Ainda, cerco criminoso à estreita faixa e impedimento da entrada de ajuda humanitária necessária diante da imposição da fome, sede e total falta de condições de vida – crimes que a flotilha insiste em denunciar e expor ao mundo.
Israel se sentiu tão à vontade para seguir com a matança, avalizado por cumplicidade internacional histórica, que não mais se preocupa em esconder seus crimes. Em meados de maio, o Parlamento sionista deu mais um passo para justificar a execução de presos políticos palestinos ao aprovar a formação de um “tribunal militar especial” para definir quem vai ser enforcado em praça pública por ter ousado resistir ao seu algoz – um direito legítimo dos povos sob colonização.

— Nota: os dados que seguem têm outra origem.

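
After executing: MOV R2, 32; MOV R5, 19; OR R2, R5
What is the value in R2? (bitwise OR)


Register state trace:
  MOV R2, 32  → R2 = 32 (0b00100000)
  MOV R5, 19  → R5 = 19 (0b00010011)
  OR R2, R5   → R2 = 32 OR 19 = 51 (0b00110011)
Final: R2 = 51

51


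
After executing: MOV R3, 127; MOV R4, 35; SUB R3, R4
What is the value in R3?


Register state trace:
  MOV R3, 127  → R3 = 127
  MOV R4, 35  → R4 = 35
  SUB R3, R4  → R3 = 127 - 35 = 92
Final: R3 = 92

92


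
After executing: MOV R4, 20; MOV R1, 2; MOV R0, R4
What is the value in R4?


Register state trace:
  MOV R4, 20  → R4 = 20
  MOV R1, 2  → R1 = 2
  MOV R0, R4  → R0 = 20
Final: R4 = 20

20


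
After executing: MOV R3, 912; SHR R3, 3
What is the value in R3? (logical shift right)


Register state trace:
  MOV R3, 912  → R3 = 912
  SHR R3, 3  → R3 = 912 >> 3 = 912 // 2^3 = 114
Final: R3 = 114

114


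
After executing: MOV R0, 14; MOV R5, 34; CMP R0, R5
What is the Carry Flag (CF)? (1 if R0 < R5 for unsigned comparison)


Register state trace:
  MOV R0, 14  → R0 = 14
  MOV R5, 34  → R5 = 34
  CMP R0, R5  → unsigned 14 - 34: borrow occurs
  14 < 34, so CF = 1
CF = 1

1


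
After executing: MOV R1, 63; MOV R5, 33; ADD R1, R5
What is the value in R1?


Register state trace:
  MOV R1, 63  → R1 = 63
  MOV R5, 33  → R5 = 33
  ADD R1, R5  → R1 = 63 + 33 = 96
Final: R1 = 96

96


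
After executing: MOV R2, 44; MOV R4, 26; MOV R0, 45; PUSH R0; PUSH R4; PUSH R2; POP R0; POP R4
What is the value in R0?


Stack trace (top is rightmost):
  MOV R2, 44  → R2 = 44
  MOV R4, 26  → R4 = 26
  MOV R0, 45  → R0 = 45
  PUSH R0  → stack: [45]
  PUSH R4  → stack: [45, 26]
  PUSH R2  → stack: [45, 26, 44]
  POP R0  → R0 = 44, stack: [45, 26]
  POP R4  → R4 = 26, stack: [45]
Final: R0 = 44

44


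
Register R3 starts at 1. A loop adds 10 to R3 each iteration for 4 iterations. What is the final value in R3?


Starting value: R3 = 1
  Iter 1: R3 = 1 + 10 = 11
  Iter 2: R3 = 11 + 10 = 21
  Iter 3: R3 = 21 + 10 = 31
  Iter 4: R3 = 31 + 10 = 41
Final: R3 = 41

41


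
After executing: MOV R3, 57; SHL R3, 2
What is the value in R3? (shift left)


Register state trace:
  MOV R3, 57  → R3 = 57
  SHL R3, 2  → R3 = 57 << 2 = 57 * 2^2 = 228
Final: R3 = 228

228


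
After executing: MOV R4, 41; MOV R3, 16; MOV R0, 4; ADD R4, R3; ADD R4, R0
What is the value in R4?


Register state trace:
  MOV R4, 41  → R4 = 41
  MOV R3, 16  → R3 = 16
  MOV R0, 4  → R0 = 4
  ADD R4, R3  → R4 = 41 + 16 = 57
  ADD R4, R0  → R4 = 57 + 4 = 61
Final: R4 = 61

61


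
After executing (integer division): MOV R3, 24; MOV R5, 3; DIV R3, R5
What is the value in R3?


Register state trace:
  MOV R3, 24  → R3 = 24
  MOV R5, 3  → R5 = 3
  DIV R3, R5  → R3 = 24 // 3 = 8
Final: R3 = 8

8


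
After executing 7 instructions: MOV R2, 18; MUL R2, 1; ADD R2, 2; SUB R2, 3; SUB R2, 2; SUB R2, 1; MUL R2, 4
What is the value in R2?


Register state trace:
  MOV R2, 18  → R2 = 18
  MUL R2, 1  → R2 = 18 * 1 = 18
  ADD R2, 2  → R2 = 18 + 2 = 20
  SUB R2, 3  → R2 = 20 - 3 = 17
  SUB R2, 2  → R2 = 17 - 2 = 15
  SUB R2, 1  → R2 = 15 - 1 = 14
  MUL R2, 4  → R2 = 14 * 4 = 56
Final: R2 = 56

56


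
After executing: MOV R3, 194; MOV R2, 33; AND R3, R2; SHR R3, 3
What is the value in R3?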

Palestina livre, do rio ao mar
Acelerar o início do fim do projeto colonial sionista
Essa percepção de impunidade de Israel sinaliza o começo de sua ruína. A imagem de Israel nunca esteve tão arranhada. No coração do imperialismo, os EUA, uma pesquisa do Pew Research Center realizada entre 23 e 29 de março último revela que a visão negativa sobre Israel já alcança 60% da população. “Seis em cada dez estadunidenses têm uma visão muito ou um tanto desfavorável de Israel, um aumento de sete pontos percentuais em relação ao ano passado e de quase 20 pontos desde 2022.”
Lamentavelmente, a maioria dos governos, contudo, evita ir além de declarações e condenações formais. Não cogita romper relações com o Estado genocida e ainda permite ao lobby sionista atuar livremente em seus territórios na criminalização, intimidação e silenciamento das vozes que se recusam a se calar diante de um genocídio.
É o que se vê também no Brasil. A condenação em primeira instância de Zé Maria (leia mais ao lado) é emblemática nesse sentido e um grave precedente que precisa ser barrado como ampla defesa democrática à liberdade de expressão e manifestação da solidariedade ao povo palestino.
É esse ambiente que a máxima da flotilha expõe: “Quando os governos falham, nós navegamos”. Quando os governos falham, nós marchamos.
No Brasil, passou da hora de ampliar a mobilização, as denúncias dos crimes de Israel contra a humanidade e aumentar a pressão ao governo Lula pela ruptura de relações com o Estado genocida. Ao mesmo tempo, exigir a imediata libertação das(os) brasileiras(o) sequestradas(os) neste momento da flotilha, dos demais ativistas e dos mais de 9 mil presos políticos palestinos.
Está nas mãos da solidariedade internacional a tarefa de ecoar as vozes palestinas e acelerar o declínio do projeto colonial sionista. A resistência palestina ensina o caminho.